Law Society: written submission

The Court of Appeal has invited the Law Society to intervene in a highly significant hearing this month in which insurers are trying to recover millions of pounds in RTA claims portal fees from claimant solicitors in the so-called ‘£400 club’.

Judges are to hear an appeal in Iqbal & Anr v Leek & Anr, which has been leapfrogged from the ruling last April of District Judge Phillips in Cardiff.

According to a report before yesterday’s Law Society council meeting, Lord Justice Lewison – the supervising Lord Justice for costs appeals – invited the society to intervene by way of written submissions in the case. It has done this and the hearing is due this month.

According to Horwich Farrelly, which is acting for the defendant insurer, between 2010 and 2013, a “significant number of claims” were submitted to the portal by claimant solicitors where stage 1 costs of £400 were paid, even though the claim did not progress beyond that point. This has long been dubbed the ‘£400 club’.

The firm said there was a concern amongst insurers that many of these ‘abandoned’ claims were at best speculative and at worst perhaps fraudulent and they lobbied for a change to the pre-action protocol to close the loophole.

This was done in 2013, when the protocol was amended so that stage 1 costs were only payable upon receipt of the stage 2 settlement pack, including evidence in support of injuries and losses.

Claimant solicitors have always contended that, under the rules prevailing at the time, they were entitled to retain the stage 1 costs even if the claim did not progress.

Horwich Farrelly reported last year that, in ordering reimbursement of the stage 1 costs on three claims, DJ Phillips said that, despite the wording of the protocol at the time, the whole system was based upon the premise that claims would proceed to stage 2, a conclusion he said was reinforced by the 2013 change.
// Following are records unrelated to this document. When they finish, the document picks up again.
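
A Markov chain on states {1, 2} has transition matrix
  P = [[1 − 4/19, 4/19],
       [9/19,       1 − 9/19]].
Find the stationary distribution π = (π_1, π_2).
π_1 = 9/13, π_2 = 4/13

Solve πP = π with π_1 + π_2 = 1. From πP = π: π_1 · (1 − 4/19) + π_2 · 9/19 = π_1 ⇒ π_2 · 9/19 = π_1 · 4/19 ⇒ π_2/π_1 = (4/19)/(9/19) = 4/9. Together with π_1 + π_2 = 1:
  π_1 = (9/19)/(4/19 + 9/19) = (9/19)/(13/19) = 9/13,
  π_2 = (4/19)/(4/19 + 9/19) = (4/19)/(13/19) = 4/13.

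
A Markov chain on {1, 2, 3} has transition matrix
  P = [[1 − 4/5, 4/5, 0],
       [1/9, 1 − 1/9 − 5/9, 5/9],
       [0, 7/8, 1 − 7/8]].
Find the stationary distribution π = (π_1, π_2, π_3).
π = (35/447, 84/149, 160/447)

This is a birth-death chain on three states, which satisfies detailed balance: π_1 · P_{12} = π_2 · P_{21} and π_2 · P_{23} = π_3 · P_{32}.
From π_1 · 4/5 = π_2 · 1/9: π_2/π_1 = (4/5)/(1/9) = 36/5.
From π_2 · 5/9 = π_3 · 7/8: π_3/π_2 = (5/9)/(7/8) = 40/63.
Take π_1 proportional to 1; then unnormalized π = (1, 36/5, 32/7). Normalize by dividing by the sum 447/35:
  π = (35/447, 84/149, 160/447).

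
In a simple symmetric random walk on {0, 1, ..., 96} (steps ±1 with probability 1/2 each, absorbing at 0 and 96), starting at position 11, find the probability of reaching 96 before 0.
P(hit 96 before 0) = 11/96

Let u_k = P(hit 96 before 0 | start at k). Then u_0 = 0, u_96 = 1, and u_k = u_{k-1}/2 + u_{k+1}/2 for 1 ≤ k ≤ 95. This harmonic recurrence is solved by u_k = k/96, giving u_11 = 11/96.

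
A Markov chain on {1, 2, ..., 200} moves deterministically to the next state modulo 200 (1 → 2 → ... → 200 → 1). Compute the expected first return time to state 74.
E[T_74 | X_0 = 74] = 200

The chain cycles deterministically, so starting at state 74 it returns in exactly 200 steps. Equivalently, the stationary distribution is uniform π_j = 1/200 for every state j, so by Kac's formula E[T_74] = 1/π_74 = 200.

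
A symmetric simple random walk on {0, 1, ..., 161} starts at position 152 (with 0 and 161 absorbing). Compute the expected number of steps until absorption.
E[τ | X_0 = 152] = 1368

Let v_k = E[τ | X_0 = k]. Boundary: v_0 = v_161 = 0. Recurrence: v_k = 1 + (v_{k-1} + v_{k+1})/2 for 1 ≤ k ≤ 160. The particular solution to v_k − (v_{k-1} + v_{k+1})/2 = 1 is v_k = −k^2. Adding homogeneous solution A + B k and matching boundaries gives v_k = k (161 − k). Substituting k = 152: v_152 = 152 · 9 = 1368.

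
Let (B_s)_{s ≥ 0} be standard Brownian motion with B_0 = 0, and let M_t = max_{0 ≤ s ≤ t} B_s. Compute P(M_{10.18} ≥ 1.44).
P(M_{10.18} ≥ 1.44) = 2·P(B_{10.18} ≥ 1.44) = 2(1 − Φ(1.44/√10.18)) ≈ 0.6518

By the reflection principle for Brownian motion, P(M_t ≥ a) = 2 · P(B_t ≥ a) for a ≥ 0. Since B_t ~ N(0, t), P(B_t ≥ 1.44) = 1 − Φ(1.44/√t) = 1 − Φ(1.44/√10.18) = 1 − Φ(0.4513). So
  P(M_{10.18} ≥ 1.44) = 2(1 − Φ(0.4513)) ≈ 0.6518.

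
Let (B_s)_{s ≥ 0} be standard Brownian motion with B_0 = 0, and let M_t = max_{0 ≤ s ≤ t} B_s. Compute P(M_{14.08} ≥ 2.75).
P(M_{14.08} ≥ 2.75) = 2·P(B_{14.08} ≥ 2.75) = 2(1 − Φ(2.75/√14.08)) ≈ 0.4636

By the reflection principle for Brownian motion, P(M_t ≥ a) = 2 · P(B_t ≥ a) for a ≥ 0. Since B_t ~ N(0, t), P(B_t ≥ 2.75) = 1 − Φ(2.75/√t) = 1 − Φ(2.75/√14.08) = 1 − Φ(0.7329). So
  P(M_{14.08} ≥ 2.75) = 2(1 − Φ(0.7329)) ≈ 0.4636.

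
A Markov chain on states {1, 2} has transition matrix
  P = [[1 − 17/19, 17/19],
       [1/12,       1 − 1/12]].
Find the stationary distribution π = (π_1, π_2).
π_1 = 19/223, π_2 = 204/223

Solve πP = π with π_1 + π_2 = 1. From πP = π: π_1 · (1 − 17/19) + π_2 · 1/12 = π_1 ⇒ π_2 · 1/12 = π_1 · 17/19 ⇒ π_2/π_1 = (17/19)/(1/12) = 204/19. Together with π_1 + π_2 = 1:
  π_1 = (1/12)/(17/19 + 1/12) = (1/12)/(223/228) = 19/223,
  π_2 = (17/19)/(17/19 + 1/12) = (17/19)/(223/228) = 204/223.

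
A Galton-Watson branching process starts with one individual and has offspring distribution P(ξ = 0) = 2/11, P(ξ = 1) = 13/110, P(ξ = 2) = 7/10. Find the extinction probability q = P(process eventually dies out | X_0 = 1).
q = 20/77

The pgf is f(s) = 2/11 + 13/110·s + 7/10·s². The extinction probability q is the smallest fixed point of f in [0, 1]. Setting s = f(s):
  7/10·s² + (13/110 − 1)·s + 2/11 = 0
  7/10·s² − (2/11 + 7/10)·s + 2/11 = 0
which factors as (s − 1)·(7/10·s − 2/11) = 0, giving roots s = 1 and s = (2/11)/(7/10) = 20/77.
Mean offspring μ = 13/110 + 2·7/10 = 167/110 > 1 (supercritical), so q < 1. The extinction probability is the smaller root: q = (2/11)/(7/10) = 20/77.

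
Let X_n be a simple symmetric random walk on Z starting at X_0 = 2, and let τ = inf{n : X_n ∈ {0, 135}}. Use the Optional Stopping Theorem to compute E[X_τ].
E[X_τ] = 2

X_n is a martingale and τ is a bounded-mean stopping time (indeed τ is finite a.s. with bounded expectation since the walk is in a bounded region). By the OST, E[X_τ] = E[X_0] = 2. Equivalently: E[X_τ] = 135 · P(hit 135 first) + 0 · P(hit 0 first) = 135 · (2/135) = 2.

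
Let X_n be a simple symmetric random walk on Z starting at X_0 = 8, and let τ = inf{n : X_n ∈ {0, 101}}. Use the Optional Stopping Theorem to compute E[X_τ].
E[X_τ] = 8

X_n is a martingale and τ is a bounded-mean stopping time (indeed τ is finite a.s. with bounded expectation since the walk is in a bounded region). By the OST, E[X_τ] = E[X_0] = 8. Equivalently: E[X_τ] = 101 · P(hit 101 first) + 0 · P(hit 0 first) = 101 · (8/101) = 8.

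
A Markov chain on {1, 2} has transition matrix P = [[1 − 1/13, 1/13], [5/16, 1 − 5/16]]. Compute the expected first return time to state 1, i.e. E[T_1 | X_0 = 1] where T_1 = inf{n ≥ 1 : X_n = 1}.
E[T_1 | X_0 = 1] = 1/π_1 = 81/65

For an irreducible recurrent Markov chain with stationary distribution π, E[T_i | X_0 = i] = 1/π_i (Kac's formula). Here π_1 = (5/16)/(1/13 + 5/16) = (5/16)/(81/208) = 65/81, so E[T_1 | X_0 = 1] = 1/π_1 = (1/13 + 5/16)/(5/16) = (81/208)/(5/16) = 81/65.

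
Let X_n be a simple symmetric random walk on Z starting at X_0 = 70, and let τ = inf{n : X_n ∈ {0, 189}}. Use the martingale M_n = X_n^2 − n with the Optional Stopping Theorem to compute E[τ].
E[τ] = 8330

M_n = X_n^2 − n is a martingale (since E[X_{n+1}^2 | F_n] = X_n^2 + 1). By OST (τ has finite mean in a bounded region), E[M_τ] = E[M_0] = X_0^2 − 0 = 70^2 = 4900. Also E[M_τ] = E[X_τ^2] − E[τ]. The walk exits at 0 or 189, with P(hit 189 first) = 70/189, so E[X_τ^2] = 189^2 · 70/189 + 0 = 13230. Thus E[τ] = E[X_τ^2] − E[M_τ] = 13230 − 4900 = 8330 = 70(189 − 70) = 8330.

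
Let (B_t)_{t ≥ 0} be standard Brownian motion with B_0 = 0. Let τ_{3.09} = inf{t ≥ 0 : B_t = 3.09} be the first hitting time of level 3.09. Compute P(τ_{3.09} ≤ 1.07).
P(τ_{3.09} ≤ 1.07) = 2(1 − Φ(3.09/√1.07)) = 2(1 − Φ(2.9872)) ≈ 0.0028

By the reflection principle for standard BM, P(τ_b ≤ t) = 2 · P(B_t ≥ b). Since B_t ~ N(0, t), P(B_t ≥ 3.09) = 1 − Φ(3.09/√t) = 1 − Φ(3.09/√1.07) = 1 − Φ(2.9872) ≈ 0.00141. Doubling: P(τ_{3.09} ≤ 1.07) ≈ 2 · 0.00141 = 0.00282 ≈ 0.0028.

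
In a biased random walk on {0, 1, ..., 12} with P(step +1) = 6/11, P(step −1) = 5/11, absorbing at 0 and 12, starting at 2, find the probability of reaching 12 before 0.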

At the time of his ruling, Horwich Farrelly partner Patrick McCarthy said a conservative estimate of the potential recovery by insurers from claimant solicitors was at least £10m.

He said: “We have believed for some time that stage 1 costs are an interim payment which, if a claim is not pursued, should be recoverable, and have been working to test and challenge perceptions to the contrary…
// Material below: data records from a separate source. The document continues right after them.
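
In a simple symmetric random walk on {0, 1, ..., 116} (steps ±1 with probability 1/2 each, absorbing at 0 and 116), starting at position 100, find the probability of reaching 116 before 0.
P(hit 116 before 0) = 100/116 = 25/29

Let u_k = P(hit 116 before 0 | start at k). Then u_0 = 0, u_116 = 1, and u_k = u_{k-1}/2 + u_{k+1}/2 for 1 ≤ k ≤ 115. This harmonic recurrence is solved by u_k = k/116, giving u_100 = 100/116 = 25/29.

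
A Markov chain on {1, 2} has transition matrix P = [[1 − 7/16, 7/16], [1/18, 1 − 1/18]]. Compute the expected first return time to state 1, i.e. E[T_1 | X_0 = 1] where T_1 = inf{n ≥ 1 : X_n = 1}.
E[T_1 | X_0 = 1] = 1/π_1 = 71/8

For an irreducible recurrent Markov chain with stationary distribution π, E[T_i | X_0 = i] = 1/π_i (Kac's formula). Here π_1 = (1/18)/(7/16 + 1/18) = (1/18)/(71/144) = 8/71, so E[T_1 | X_0 = 1] = 1/π_1 = (7/16 + 1/18)/(1/18) = (71/144)/(1/18) = 71/8.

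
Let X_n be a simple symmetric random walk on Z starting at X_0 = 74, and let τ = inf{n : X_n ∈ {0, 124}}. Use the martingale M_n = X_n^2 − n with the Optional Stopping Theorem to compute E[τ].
E[τ] = 3700

M_n = X_n^2 − n is a martingale (since E[X_{n+1}^2 | F_n] = X_n^2 + 1). By OST (τ has finite mean in a bounded region), E[M_τ] = E[M_0] = X_0^2 − 0 = 74^2 = 5476. Also E[M_τ] = E[X_τ^2] − E[τ]. The walk exits at 0 or 124, with P(hit 124 first) = 74/124, so E[X_τ^2] = 124^2 · 74/124 + 0 = 9176. Thus E[τ] = E[X_τ^2] − E[M_τ] = 9176 − 5476 = 3700 = 74(124 − 74) = 3700.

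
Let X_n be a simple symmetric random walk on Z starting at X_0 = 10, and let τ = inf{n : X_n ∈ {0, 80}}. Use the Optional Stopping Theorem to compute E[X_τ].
E[X_τ] = 10

X_n is a martingale and τ is a bounded-mean stopping time (indeed τ is finite a.s. with bounded expectation since the walk is in a bounded region). By the OST, E[X_τ] = E[X_0] = 10. Equivalently: E[X_τ] = 80 · P(hit 80 first) + 0 · P(hit 0 first) = 80 · (10/80) = 10.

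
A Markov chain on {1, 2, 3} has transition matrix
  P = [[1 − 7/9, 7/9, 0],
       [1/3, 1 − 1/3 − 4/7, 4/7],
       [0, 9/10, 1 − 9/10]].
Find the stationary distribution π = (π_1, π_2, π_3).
π = (27/130, 63/130, 4/13)

This is a birth-death chain on three states, which satisfies detailed balance: π_1 · P_{12} = π_2 · P_{21} and π_2 · P_{23} = π_3 · P_{32}.
From π_1 · 7/9 = π_2 · 1/3: π_2/π_1 = (7/9)/(1/3) = 7/3.
From π_2 · 4/7 = π_3 · 9/10: π_3/π_2 = (4/7)/(9/10) = 40/63.
Take π_1 proportional to 1; then unnormalized π = (1, 7/3, 40/27). Normalize by dividing by the sum 130/27:
  π = (27/130, 63/130, 4/13).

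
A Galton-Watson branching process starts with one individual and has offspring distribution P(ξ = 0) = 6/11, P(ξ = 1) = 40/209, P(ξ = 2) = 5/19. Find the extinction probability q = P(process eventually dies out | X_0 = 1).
q = 1

Mean offspring μ = 0·6/11 + 1·40/209 + 2·5/19 = 150/209 ≤ 1. For μ ≤ 1 with offspring not concentrated at 1, the Galton-Watson process goes extinct almost surely, so q = 1.
(Algebraic check: The pgf is f(s) = 6/11 + 40/209·s + 5/19·s². The extinction probability q is the smallest fixed point of f in [0, 1]. Setting s = f(s):
  5/19·s² + (40/209 − 1)·s + 6/11 = 0
  5/19·s² − (6/11 + 5/19)·s + 6/11 = 0
which factors as (s − 1)·(5/19·s − 6/11) = 0, giving roots s = 1 and s = (6/11)/(5/19) = 114/55. Since 114/55 ≥ 1, the smallest root in [0, 1] is s = 1.)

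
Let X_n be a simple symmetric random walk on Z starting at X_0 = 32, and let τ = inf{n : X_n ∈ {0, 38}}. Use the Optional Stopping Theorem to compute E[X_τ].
E[X_τ] = 32

X_n is a martingale and τ is a bounded-mean stopping time (indeed τ is finite a.s. with bounded expectation since the walk is in a bounded region). By the OST, E[X_τ] = E[X_0] = 32. Equivalently: E[X_τ] = 38 · P(hit 38 first) + 0 · P(hit 0 first) = 38 · (32/38) = 32.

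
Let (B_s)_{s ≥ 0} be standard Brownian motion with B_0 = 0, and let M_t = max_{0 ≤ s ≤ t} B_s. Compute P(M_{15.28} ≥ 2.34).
P(M_{15.28} ≥ 2.34) = 2·P(B_{15.28} ≥ 2.34) = 2(1 − Φ(2.34/√15.28)) ≈ 0.5494

By the reflection principle for Brownian motion, P(M_t ≥ a) = 2 · P(B_t ≥ a) for a ≥ 0. Since B_t ~ N(0, t), P(B_t ≥ 2.34) = 1 − Φ(2.34/√t) = 1 − Φ(2.34/√15.28) = 1 − Φ(0.5986). So
  P(M_{15.28} ≥ 2.34) = 2(1 − Φ(0.5986)) ≈ 0.5494.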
“£400 may seem a relatively small amount in claims terms, but the high number of claims involved means that a huge amount of money could be owed to motor insurers.

“According to the published claims portal statistics, over 2.3m claims notification forms were submitted between 2010 and 2013, and around 20% of the related claims appear to have remained ‘in the system’ i.e. they haven’t been settled or moved out of the portal process.

“Even if only a small proportion of these are part of the ‘£400 club’, the total stage 1 fees involved across the industry could run to tens of millions of pounds.”